Minstrel Island
Feature Type:Island - Land area surrounded by water or marsh.
Status: Official
Name Authority: BC Geographical Names Office
Relative Location: E. of Turnour Island, at junction of Clio and Chatham Channels, Range 1, Coast Land District
Latitude-Longitude: 50°37'08"N, 126°19'13"W at the approximate centre of this feature.
Datum: WGS84
NTS Map: 92L/9
Related Maps:
Origin Notes and History:

Decision in the 1966 BC Gazetteer.

Source: Canadian Geographical Names Database, Ottawa

Local tradition has it that a "minstrel boat" arrived here when a survey crew was working in the area.

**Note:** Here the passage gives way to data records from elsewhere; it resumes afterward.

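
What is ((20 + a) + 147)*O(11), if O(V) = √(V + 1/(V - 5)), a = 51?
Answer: 109*√402/3 ≈ 728.48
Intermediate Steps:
O(V) = √(V + 1/(-5 + V))
((20 + a) + 147)*O(11) = ((20 + 51) + 147)*√((1 + 11*(-5 + 11))/(-5 + 11)) = (71 + 147)*√((1 + 11*6)/6) = 218*√((1 + 66)/6) = 218*√((⅙)*67) = 218*√(67/6) = 218*(√402/6) = 109*√402/3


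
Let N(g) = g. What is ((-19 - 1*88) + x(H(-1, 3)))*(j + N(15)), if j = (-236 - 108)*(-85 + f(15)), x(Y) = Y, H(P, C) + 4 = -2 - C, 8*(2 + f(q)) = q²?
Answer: -2351088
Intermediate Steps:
f(q) = -2 + q²/8
H(P, C) = -6 - C (H(P, C) = -4 + (-2 - C) = -6 - C)
j = 20253 (j = (-236 - 108)*(-85 + (-2 + (⅛)*15²)) = -344*(-85 + (-2 + (⅛)*225)) = -344*(-85 + (-2 + 225/8)) = -344*(-85 + 209/8) = -344*(-471/8) = 20253)
((-19 - 1*88) + x(H(-1, 3)))*(j + N(15)) = ((-19 - 1*88) + (-6 - 1*3))*(20253 + 15) = ((-19 - 88) + (-6 - 3))*20268 = (-107 - 9)*20268 = -116*20268 = -2351088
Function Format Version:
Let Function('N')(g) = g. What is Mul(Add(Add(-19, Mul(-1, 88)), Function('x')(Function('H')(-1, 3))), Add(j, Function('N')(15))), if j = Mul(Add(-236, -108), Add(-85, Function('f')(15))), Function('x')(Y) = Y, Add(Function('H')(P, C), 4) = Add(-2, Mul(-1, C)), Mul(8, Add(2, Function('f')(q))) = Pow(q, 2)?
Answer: -2351088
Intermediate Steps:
Function('f')(q) = Add(-2, Mul(Rational(1, 8), Pow(q, 2)))
Function('H')(P, C) = Add(-6, Mul(-1, C)) (Function('H')(P, C) = Add(-4, Add(-2, Mul(-1, C))) = Add(-6, Mul(-1, C)))
j = 20253 (j = Mul(Add(-236, -108), Add(-85, Add(-2, Mul(Rational(1, 8), Pow(15, 2))))) = Mul(-344, Add(-85, Add(-2, Mul(Rational(1, 8), 225)))) = Mul(-344, Add(-85, Add(-2, Rational(225, 8)))) = Mul(-344, Add(-85, Rational(209, 8))) = Mul(-344, Rational(-471, 8)) = 20253)
Mul(Add(Add(-19, Mul(-1, 88)), Function('x')(Function('H')(-1, 3))), Add(j, Function('N')(15))) = Mul(Add(Add(-19, Mul(-1, 88)), Add(-6, Mul(-1, 3))), Add(20253, 15)) = Mul(Add(Add(-19, -88), Add(-6, -3)), 20268) = Mul(Add(-107, -9), 20268) = Mul(-116, 20268) = -2351088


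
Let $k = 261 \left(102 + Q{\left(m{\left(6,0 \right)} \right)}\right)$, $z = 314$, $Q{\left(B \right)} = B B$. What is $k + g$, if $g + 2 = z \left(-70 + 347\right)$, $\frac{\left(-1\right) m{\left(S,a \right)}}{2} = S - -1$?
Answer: $164754$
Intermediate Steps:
$m{\left(S,a \right)} = -2 - 2 S$ ($m{\left(S,a \right)} = - 2 \left(S - -1\right) = - 2 \left(S + 1\right) = - 2 \left(1 + S\right) = -2 - 2 S$)
$Q{\left(B \right)} = B^{2}$
$k = 77778$ ($k = 261 \left(102 + \left(-2 - 12\right)^{2}\right) = 261 \left(102 + \left(-14\right)^{2}\right) = 261 \left(102 + 196\right) = 261 \cdot 298 = 77778$)
$g = 86976$ ($g = -2 + 314 \left(-70 + 347\right) = -2 + 314 \cdot 277 = -2 + 86978 = 86976$)
$k + g = 77778 + 86976 = 164754$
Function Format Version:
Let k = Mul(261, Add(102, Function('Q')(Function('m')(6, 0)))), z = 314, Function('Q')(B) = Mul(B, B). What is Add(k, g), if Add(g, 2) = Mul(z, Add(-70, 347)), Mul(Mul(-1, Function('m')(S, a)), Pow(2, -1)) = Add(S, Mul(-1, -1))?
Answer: 164754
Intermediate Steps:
Function('m')(S, a) = Add(-2, Mul(-2, S)) (Function('m')(S, a) = Mul(-2, Add(S, Mul(-1, -1))) = Mul(-2, Add(S, 1)) = Mul(-2, Add(1, S)) = Add(-2, Mul(-2, S)))
Function('Q')(B) = Pow(B, 2)
k = 77778 (k = Mul(261, Add(102, Pow(Add(-2, Mul(-2, 6)), 2))) = Mul(261, Add(102, Pow(Add(-2, -12), 2))) = Mul(261, Add(102, Pow(-14, 2))) = Mul(261, Add(102, 196)) = Mul(261, 298) = 77778)
g = 86976 (g = Add(-2, Mul(314, Add(-70, 347))) = Add(-2, Mul(314, 277)) = Add(-2, 86978) = 86976)
Add(k, g) = Add(77778, 86976) = 164754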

That boat was almost certainly HMS Amethyst, which in 1876 took the Governor-General (Lord Dufferin) and his lady on a cruise upcoast to Metlakatla. A member of her crew (Patrick Riley, Memories of a Bluejacket, p.87) mentions that Amethyst had an amateur troupe of 'n***er minstrels' - these entertainers were generally white and made up with black faces - who provided entertainment for their shipmates and, presumably, any visitors, so it seems highly probable that Minstrel Island commemorates a performance in these waters. Nearby are Bones Bay and Sambo Point. Both 'Mr. Bones' and 'Sambo' were stock characters in the minstrel shows that were so popular in the late nineteenth century.